In the below diagram we have “n” inputs given as X1 to Xn and corresponding weights Wk1 to Wkn. We have a bias given as bk. First, we have to multiply weights by its corresponding inputs. Then add these together along with the bias. Let assume as u.

u=∑w*x+b

Thus, activation function needs to apply on u i.e. f(u) and we receive the final output from the neuron as yk = f(u)

### p. Gradient Descent

We use this as optimization algorithm for minimizing the cost.

Mathematically, to find the local minimum of a function one takes steps proportional to the negative of the gradient of the function.

### q.

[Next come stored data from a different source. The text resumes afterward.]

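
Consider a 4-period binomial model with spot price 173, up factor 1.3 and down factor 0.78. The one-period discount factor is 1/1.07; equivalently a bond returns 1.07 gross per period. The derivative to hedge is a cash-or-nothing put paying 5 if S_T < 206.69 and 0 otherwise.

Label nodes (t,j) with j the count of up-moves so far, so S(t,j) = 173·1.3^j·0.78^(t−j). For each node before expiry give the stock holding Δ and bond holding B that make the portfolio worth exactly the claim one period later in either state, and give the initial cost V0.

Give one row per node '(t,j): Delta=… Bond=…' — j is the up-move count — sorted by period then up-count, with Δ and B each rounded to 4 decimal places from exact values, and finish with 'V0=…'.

(0,0): Delta=-0.0187 Bond=5.5142
(1,0): Delta=-0.0194 Bond=5.9856
(1,1): Delta=-0.0184 Bond=5.8324
(2,0): Delta=0.0000 Bond=4.3672
(2,1): Delta=-0.0286 Bond=8.0205
(2,2): Delta=-0.0136 Bond=4.8291
(3,0): Delta=0.0000 Bond=4.6729
(3,1): Delta=0.0000 Bond=4.6729
(3,2): Delta=-0.0422 Bond=11.6822
(3,3): Delta=0.0000 Bond=0.0000
V0=2.2749

Risk-neutral probability p* = (R−d)/(u−d) = (1.07−0.78)/(1.3−0.78) = 0.5577.
Terminal values V(4,·): V(4,0)=5.0000, V(4,1)=5.0000, V(4,2)=5.0000, V(4,3)=0.0000, V(4,4)=0.0000
Node (3,0) S=82.0975: V=(p*·5.0000+(1−p*)·5.0000)/1.07=4.6729; Δ=(5.0000−5.0000)/(106.7267−64.0360)=0.0000; B=V−Δ·S=4.6729
Node (3,1) S=136.8292: V=(p*·5.0000+(1−p*)·5.0000)/1.07=4.6729; Δ=(5.0000−5.0000)/(177.8779−106.7267)=0.0000; B=V−Δ·S=4.6729
Node (3,2) S=228.0486: V=(p*·0.0000+(1−p*)·5.0000)/1.07=2.0669; Δ=(0.0000−5.0000)/(296.4632−177.8779)=-0.0422; B=V−Δ·S=11.6822
Node (3,3) S=380.0810: V=(p*·0.0000+(1−p*)·0.0000)/1.07=0.0000; Δ=(0.0000−0.0000)/(494.1053−296.4632)=0.0000; B=V−Δ·S=0.0000
Node (2,0) S=105.2532: V=(p*·4.6729+(1−p*)·4.6729)/1.07=4.3672; Δ=(4.6729−4.6729)/(136.8292−82.0975)=0.0000; B=V−Δ·S=4.3672
Node (2,1) S=175.4220: V=(p*·2.0669+(1−p*)·4.6729)/1.07=3.0089; Δ=(2.0669−4.6729)/(228.0486−136.8292)=-0.0286; B=V−Δ·S=8.0205
Node (2,2) S=292.3700: V=(p*·0.0000+(1−p*)·2.0669)/1.07=0.8544; Δ=(0.0000−2.0669)/(380.0810−228.0486)=-0.0136; B=V−Δ·S=4.8291
Node (1,0) S=134.9400: V=(p*·3.0089+(1−p*)·4.3672)/1.07=3.3735; Δ=(3.0089−4.3672)/(175.4220−105.2532)=-0.0194; B=V−Δ·S=5.9856
Node (1,1) S=224.9000: V=(p*·0.8544+(1−p*)·3.0089)/1.07=1.6891; Δ=(0.8544−3.0089)/(292.3700−175.4220)=-0.0184; B=V−Δ·S=5.8324
Node (0,0) S=173.0000: V=(p*·1.6891+(1−p*)·3.3735)/1.07=2.2749; Δ=(1.6891−3.3735)/(224.9000−134.9400)=-0.0187; B=V−Δ·S=5.5142
Each (Δ,B) replicates both successor values, so the strategy is self-financing and V0 is arbitrage-free.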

Learning Rate

We can say it is the amount of minimization in the cost function in each iteration. Also, one must be careful while choosing the learning rate. Since it should neither be very large that the optimal solution is missed. Also, not should be very low that it takes forever for the network to converge.

### r. Backpropagation

Whenever we want to define a neural network, we assign random weights and bias values to our nodes. Also, as soon as we received the output for a single iteration. Thus, we can calculate the error of the network.

In back-propagation, the movement of the network is backward, the error along with the gradient flows back from the out layer through the hidden layers and updating of weights is done.

### s. Batches

In case of training of neural network, we divide in input into several chunks of equal size random. Instead of sending the entire input in one go. Also, trained data batches make the model more generalized.

### t. Epochs

We can define it as a single training iteration. Then we define in term with batches in forwarding and backpropagation. This means 1 epoch is a single forward and backward pass of the entire input data.

So, this was all about Deep Learning Terms. Hope you like our explanation.